1-5
さすがに今度ばかりはボケたとは思えんかった。そやけど、何度隣を見てもそこは空席で誰の姿も見当たらない・・・
「ちょっと太一・・・」
さすがに麻紀も気になったんか?
「あんた・・・また、牛丼?バカの一つ覚えみたいに、何考えてんの?しかも1980円って、牛丼に?ありえへんし・・・」
え?そこ?謎の隣人の件は?
「いや、それより麻紀・・・さっきから俺ら三人って、なんかおかしくない?」
「全っ然!?そんなんよくある間違いや。店員さんも疲れてはるんやろ。あんたの牛丼脳みその方がよっぽどおかしいわ!迎えのキチノヤやったら並五杯分やで!あんたに飛騨牛の味わかるん?」
あかん・・・麻紀は全然気にしてへんわ。あほらしいから俺も気にするんは止めて飛騨牛を堪能することにしよ!うん!そうしよ!

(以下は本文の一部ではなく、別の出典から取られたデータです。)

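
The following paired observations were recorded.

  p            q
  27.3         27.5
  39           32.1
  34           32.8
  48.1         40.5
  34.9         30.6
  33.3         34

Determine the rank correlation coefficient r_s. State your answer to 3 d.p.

0.486

Rank p: 1, 5, 3, 6, 4, 2
Rank q: 1, 3, 4, 6, 2, 5
d = rank(p) − rank(q): 0, 2, -1, 0, 2, -3; Σd² = 18
ρ = 1 − 6Σd² / [n(n²−1)] = 1 − 6×18 / (6×35) = 1 − 108/210 ≈ 0.486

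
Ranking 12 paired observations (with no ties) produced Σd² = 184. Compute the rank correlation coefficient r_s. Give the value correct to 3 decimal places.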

料理が届くまでの間は麻紀と他愛のない話で盛り上がり、10分もすれば料理が運ばれてきた。
「溢れんばかりの伊勢海老丸ごと海鮮丼のお客様・・・」
「はい?」
「あっ!ウチウチ~」
おいおいっ!パスタちゃうんかいっ!って、伊勢海老丸ごと?思わずメニューに目をやる・・・5980円・・・5980円!?ちょ、ちょっと待ったらんかいっ!樋口一葉でも足らんがな!

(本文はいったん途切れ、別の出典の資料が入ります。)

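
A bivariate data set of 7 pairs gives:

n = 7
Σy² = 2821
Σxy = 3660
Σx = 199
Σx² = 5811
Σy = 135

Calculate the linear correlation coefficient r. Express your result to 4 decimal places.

-0.9729

r = (nΣxy − ΣxΣy) / √[(nΣx² − (Σx)²)(nΣy² − (Σy)²)]
Numerator: 7×3660 − 199×135 = -1245
Denominator: √[(40677 − 39601)(19747 − 18225)] = √[1076 × 1522] = 1279.7156
r = -1245 / 1279.7156 ≈ -0.9729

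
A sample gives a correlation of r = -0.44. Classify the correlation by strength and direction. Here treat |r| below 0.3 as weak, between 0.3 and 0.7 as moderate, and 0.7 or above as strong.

r = -0.44 < 0 so the relationship is negative.
|r| = 0.44, which falls in the moderate range.

moderate negative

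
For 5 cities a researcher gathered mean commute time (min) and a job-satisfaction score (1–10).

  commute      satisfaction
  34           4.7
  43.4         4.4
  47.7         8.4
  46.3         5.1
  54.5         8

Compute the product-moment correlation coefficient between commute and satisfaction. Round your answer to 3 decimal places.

n = 5, Σx = 225.9, Σy = 30.6, Σx² = 10428.79, Σy² = 202.02, Σxy = 1423.57
nΣxy − ΣxΣy = 7117.85 − 6912.54 = 205.31
nΣx² − (Σx)² = 52143.95 − 51030.81 = 1113.14; nΣy² − (Σy)² = 1010.1 − 936.36 = 73.74
r = 205.31 / √(1113.14 × 73.74) = 205.31 / 286.5012 ≈ 0.717

0.717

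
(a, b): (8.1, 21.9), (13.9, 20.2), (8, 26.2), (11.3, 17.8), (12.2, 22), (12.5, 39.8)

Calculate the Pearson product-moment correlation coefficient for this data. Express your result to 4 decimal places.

n = 6, Σa = 66, Σb = 147.9, Σa² = 755.6, Σb² = 3958.97, Σab = 1634.81
nΣab − ΣaΣb = 9808.86 − 9761.4 = 47.46
nΣa² − (Σa)² = 4533.6 − 4356 = 177.6; nΣb² − (Σb)² = 23753.82 − 21874.41 = 1879.41
r = 47.46 / √(177.6 × 1879.41) = 47.46 / 577.7397 ≈ 0.0821

0.0821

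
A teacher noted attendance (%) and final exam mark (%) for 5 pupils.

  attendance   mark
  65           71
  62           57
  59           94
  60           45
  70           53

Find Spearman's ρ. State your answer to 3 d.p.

-0.300

Rank attendance: 4, 3, 1, 2, 5
Rank mark: 4, 3, 5, 1, 2
d = rank(attendance) − rank(mark): 0, 0, -4, 1, 3; Σd² = 26
ρ = 1 − 6Σd² / [n(n²−1)] = 1 − 6×26 / (5×24) = 1 − 156/120 ≈ -0.300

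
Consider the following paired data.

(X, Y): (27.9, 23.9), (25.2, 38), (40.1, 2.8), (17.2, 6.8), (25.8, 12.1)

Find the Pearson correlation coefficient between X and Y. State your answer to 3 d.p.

-0.236

n = 5, ΣX = 136.2, ΣY = 83.6, ΣX² = 3982.94, ΣY² = 2215.7, ΣXY = 2165.83
nΣXY − ΣXΣY = 10829.15 − 11386.32 = -557.17
nΣX² − (ΣX)² = 19914.7 − 18550.44 = 1364.26; nΣY² − (ΣY)² = 11078.5 − 6988.96 = 4089.54
r = -557.17 / √(1364.26 × 4089.54) = -557.17 / 2362.0321 ≈ -0.236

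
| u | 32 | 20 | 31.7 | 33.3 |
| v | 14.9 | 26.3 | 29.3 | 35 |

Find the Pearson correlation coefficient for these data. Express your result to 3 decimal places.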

「飛騨牛の特選牛丼ミニうどんセットです。デザートは食後にお持ちしますので、それではごゆっくりどうぞ。」
「これだけじゃ足らんかもしれへんな。頂きま~す!」
麻紀は無言のまま黙々と食べ続けた。これにデザートで福沢先生が一人旅立つかと思うと、食欲は半減した・・・
「美味しかったわ!さすが伊勢海老やわ。甘みとプリプリもちもち感が・・・」
麻紀はあっという間に平らげると余韻に浸りつつもさっさとデザートを持ってきてもらおうと、呼び鈴を鳴らした。
一方の俺も牛丼を堪能しつつ、麻紀の伊勢海老と昨夜からの奇妙な出来事に美味しさは半減・・・というよりイマイチ味さえわからんかった。

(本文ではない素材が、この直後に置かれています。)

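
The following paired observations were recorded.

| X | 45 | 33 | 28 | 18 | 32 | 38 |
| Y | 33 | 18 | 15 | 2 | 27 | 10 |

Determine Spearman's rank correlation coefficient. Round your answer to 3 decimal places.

0.600

Rank X: 6, 4, 2, 1, 3, 5
Rank Y: 6, 4, 3, 1, 5, 2
d = rank(X) − rank(Y): 0, 0, -1, 0, -2, 3; Σd² = 14
ρ = 1 − 6Σd² / [n(n²−1)] = 1 − 6×14 / (6×35) = 1 − 84/210 ≈ 0.600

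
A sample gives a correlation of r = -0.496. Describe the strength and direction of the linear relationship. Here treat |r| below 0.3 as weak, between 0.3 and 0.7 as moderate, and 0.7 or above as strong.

r = -0.496 < 0 so the relationship is negative.
|r| = 0.496, which falls in the moderate range.

moderate negative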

「お待たせしました。エベレストパフェでございます。ご注文は以上でよろしいですか?」
「はい。以上です~」
おいっ!なんや!そのエベレストパフェって!なんぼほどデカいねんっ!恐る恐るメニューを・・・
無理・・・ギブ・・・2480円・・・さようなら福沢諭吉大先生。これでバイト通し分はタダ働きコースやん・・・
「太一も食べる?ウエハースやったらあげるでぇ~」
「いらんわっ!」
エベレスト恐るべし・・・なんか見た事もないような新鮮なフルーツがまさにてんこ盛り。メロンまで乗ってる。しかもこのオレンジ色は夕張メロンや・・・
それにあの洋ナシ・・・オ・フランス・・・なんか違う?まあええわ。それにしてもよく食べれるなぁ・・・
「別腹やっ!」
はぁ?俺、今声に出した?いや、出してへんし・・・地獄イヤー恐るべし。
「ご馳走様でしたぁ~ちょっと幸せ☆」
うわっ!今、星出てた・・・まあ、機嫌も良くなったみたいやし、とりあえずこれでよしとしよう。さっさと会計を済ませると俺たちはファミレスを後にした。レシートにはやはり、三名様って書かれてた。男性1名、女性2名・・・
まあ、ミスが重なっただけやろ。そう思うことにして、自転車の鍵を外してると、
「これからどないすんの?」
麻紀が横から聞いてきた。特に予定は決めてへん。
「とりあえず家に戻ってから考えよか。どっか行くにしてもおとんの車借りなあかんしな。」
「わかった。ほな行こか~」
めちゃめちゃ上機嫌やん。そらあんだけええもん食うて機嫌悪いほうがビビるけどな。二人で自転車を漕ぎつつ家路についた。